Former British publishing house

Paper Tiger Books was a British publishing house which focused primarily on books of modern art, specifically the visionary, the fantastic, and science fiction, and an imprint of Dragons World Ltd. It was started in 1976 by Hubert Schaafsma and brothers Martyn and Roger Dean after the success of Roger Dean's book Views through a sister imprint, Dragon's Dream.

Artists published by Paper Tiger include Chris Achilleos, Stephen Bradbury, Bob Eggleton, John Harris, Peter Andrew Jones, Josh Kirby, Rodney Matthews, Chris Moore, Bruce Pennington, Barclay Shaw, Anne Sudworth, Jim Warren, David A. Hardy, and Patrick Woodroffe; as well as numerous titles by Boris Vallejo and Julie Bell.

==History==
Initially formed to publish The Album Cover Album, Paper Tiger's range quickly expanded to include art which was not only connected to music, but also the visionary, the fantastic, and the best of science fiction.
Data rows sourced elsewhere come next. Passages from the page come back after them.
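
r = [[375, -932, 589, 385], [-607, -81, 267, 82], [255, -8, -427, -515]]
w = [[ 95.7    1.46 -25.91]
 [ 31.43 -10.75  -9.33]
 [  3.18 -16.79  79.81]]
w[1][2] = -9.33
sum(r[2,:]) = -695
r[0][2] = 589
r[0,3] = 385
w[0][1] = 1.46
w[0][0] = 95.7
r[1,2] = 267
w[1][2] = -9.33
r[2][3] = -515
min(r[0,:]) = -932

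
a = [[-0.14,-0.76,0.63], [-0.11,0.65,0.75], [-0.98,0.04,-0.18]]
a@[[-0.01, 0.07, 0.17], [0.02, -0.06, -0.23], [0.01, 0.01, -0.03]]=[[-0.01, 0.04, 0.13], [0.02, -0.04, -0.19], [0.01, -0.07, -0.17]]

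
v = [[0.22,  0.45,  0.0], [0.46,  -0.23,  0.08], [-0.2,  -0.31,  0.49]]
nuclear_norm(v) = 1.58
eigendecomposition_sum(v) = [[(-0.15+0j), (0.22-0j), (-0.02+0j)], [0.24-0.00j, (-0.36+0j), (0.03-0j)], [0.04-0.00j, -0.07+0.00j, 0.01-0.00j]] + [[(0.18-0j), 0.11+0.01j, (0.01-0.08j)], [0.11+0.05j, 0.06+0.04j, (0.03-0.04j)], [-0.12+0.60j, (-0.12+0.36j), 0.24+0.08j]] + [[0.18+0.00j, (0.11-0.01j), 0.01+0.08j], [(0.11-0.05j), 0.06-0.04j, 0.03+0.04j], [(-0.12-0.6j), (-0.12-0.36j), (0.24-0.08j)]]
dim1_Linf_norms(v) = [0.45, 0.46, 0.49]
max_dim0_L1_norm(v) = 0.99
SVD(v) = [[-0.58, -0.09, 0.81], [0.07, -1.0, -0.06], [0.81, 0.02, 0.58]] @ diag([0.7131484328319682, 0.5198969153525015, 0.3451470848149544]) @ [[-0.36, -0.74, 0.57], [-0.93, 0.35, -0.13], [0.10, 0.57, 0.81]]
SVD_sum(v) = [[0.15, 0.31, -0.23],[-0.02, -0.04, 0.03],[-0.21, -0.43, 0.33]] + [[0.04,  -0.02,  0.01], [0.48,  -0.18,  0.07], [-0.01,  0.0,  -0.0]] + [[0.03, 0.16, 0.23], [-0.0, -0.01, -0.02], [0.02, 0.12, 0.16]]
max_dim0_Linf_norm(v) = 0.49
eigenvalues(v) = [(-0.5+0j), (0.49+0.12j), (0.49-0.12j)]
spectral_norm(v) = 0.71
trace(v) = 0.48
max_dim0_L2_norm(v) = 0.59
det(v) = -0.13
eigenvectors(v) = [[(0.52+0j), 0.06+0.28j, 0.06-0.28j], [-0.84+0.00j, -0.04+0.18j, (-0.04-0.18j)], [(-0.16+0j), -0.94+0.00j, (-0.94-0j)]]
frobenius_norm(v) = 0.95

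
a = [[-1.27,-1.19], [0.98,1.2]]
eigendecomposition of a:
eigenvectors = [[-0.88, 0.54], [0.47, -0.84]]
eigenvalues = [-0.63, 0.56]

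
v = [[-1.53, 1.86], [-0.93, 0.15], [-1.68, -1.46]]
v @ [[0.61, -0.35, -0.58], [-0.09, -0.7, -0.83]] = [[-1.1, -0.77, -0.66], [-0.58, 0.22, 0.41], [-0.89, 1.61, 2.19]]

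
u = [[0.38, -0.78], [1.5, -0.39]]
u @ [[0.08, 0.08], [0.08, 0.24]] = [[-0.03, -0.16], [0.09, 0.03]]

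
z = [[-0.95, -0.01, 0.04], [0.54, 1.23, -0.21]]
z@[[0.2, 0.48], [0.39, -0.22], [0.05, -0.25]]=[[-0.19, -0.46], [0.58, 0.04]]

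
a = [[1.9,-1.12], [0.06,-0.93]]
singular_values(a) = [2.27, 0.75]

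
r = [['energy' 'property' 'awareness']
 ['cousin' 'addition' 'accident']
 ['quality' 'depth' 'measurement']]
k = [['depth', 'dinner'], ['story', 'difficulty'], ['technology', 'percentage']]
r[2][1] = 'depth'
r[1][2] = 'accident'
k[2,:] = ['technology', 'percentage']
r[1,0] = 'cousin'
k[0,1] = 'dinner'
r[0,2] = 'awareness'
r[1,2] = 'accident'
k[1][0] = 'story'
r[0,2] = 'awareness'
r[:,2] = ['awareness', 'accident', 'measurement']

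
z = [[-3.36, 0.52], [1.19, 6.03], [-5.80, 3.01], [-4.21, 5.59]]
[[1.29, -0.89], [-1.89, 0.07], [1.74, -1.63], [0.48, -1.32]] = z@ [[-0.42, 0.26], [-0.23, -0.04]]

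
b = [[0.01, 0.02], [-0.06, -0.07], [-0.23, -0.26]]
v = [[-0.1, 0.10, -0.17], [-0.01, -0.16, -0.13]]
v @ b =[[0.03, 0.04], [0.04, 0.04]]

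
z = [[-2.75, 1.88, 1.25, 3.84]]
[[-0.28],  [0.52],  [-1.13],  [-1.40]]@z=[[0.77,  -0.53,  -0.35,  -1.08], [-1.43,  0.98,  0.65,  2.00], [3.11,  -2.12,  -1.41,  -4.34], [3.85,  -2.63,  -1.75,  -5.38]]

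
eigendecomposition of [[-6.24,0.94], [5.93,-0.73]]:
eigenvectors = [[-0.73, -0.15], [0.68, -0.99]]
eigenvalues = [-7.11, 0.14]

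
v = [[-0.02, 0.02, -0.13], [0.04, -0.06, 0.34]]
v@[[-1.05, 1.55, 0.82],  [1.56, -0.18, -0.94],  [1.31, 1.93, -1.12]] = [[-0.12,-0.29,0.11], [0.31,0.73,-0.29]]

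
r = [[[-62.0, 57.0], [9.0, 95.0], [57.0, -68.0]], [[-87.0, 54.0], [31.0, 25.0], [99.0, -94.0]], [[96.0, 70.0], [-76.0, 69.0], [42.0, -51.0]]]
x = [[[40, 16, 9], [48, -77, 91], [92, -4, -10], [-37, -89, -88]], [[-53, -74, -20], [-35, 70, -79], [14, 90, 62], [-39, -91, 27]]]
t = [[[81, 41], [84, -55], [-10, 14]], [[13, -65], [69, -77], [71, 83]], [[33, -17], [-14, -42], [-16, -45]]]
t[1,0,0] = 13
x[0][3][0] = -37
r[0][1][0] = 9.0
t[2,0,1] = -17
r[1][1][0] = 31.0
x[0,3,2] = -88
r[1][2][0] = 99.0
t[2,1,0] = -14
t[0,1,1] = -55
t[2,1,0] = -14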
The staff within the company, apart from Hubert Schaafsma, Martyn and Roger Dean, included Dominy Hamilton (daughter of Richard Hamilton), Jim Slattery, Christine Miles, Shelley Alge, and Steve Henderson.

Through its imprint Dragon's World, the company published the 1978 book The Round Art: The Astrology of Time and Space, by the astrologer and artist A. T. Mann.

Hubert Schaafsma bought out the Dean brothers in 1981, who left the company, and it continued under the management of Schaafsma, producing a series of fantasy art books, many of which were edited by Nigel Suckling, who also provided text to accompany the pictures.
Under Schaafsma's leadership, the Dragon's World company expanded into the imprints of Dragon's World Children's Books, Dragon's World Natural History Books, and Dragon's World Books—the latter being general visual interest books. The Paper Tiger imprint dealing with fantasy/visionary/science fiction and music was expanded to publish over 250 titles in 12 languages throughout the world.

From July 1999 through October 2001, Paper Tiger issued a monthly ezine called The Paper Snarl, which featured interviews with its artists.

In 1997, Paper Tiger was "rescued" by Collins & Brown, before becoming an imprint of Anova Books. As of late 2009, the imprint appears to be defunct.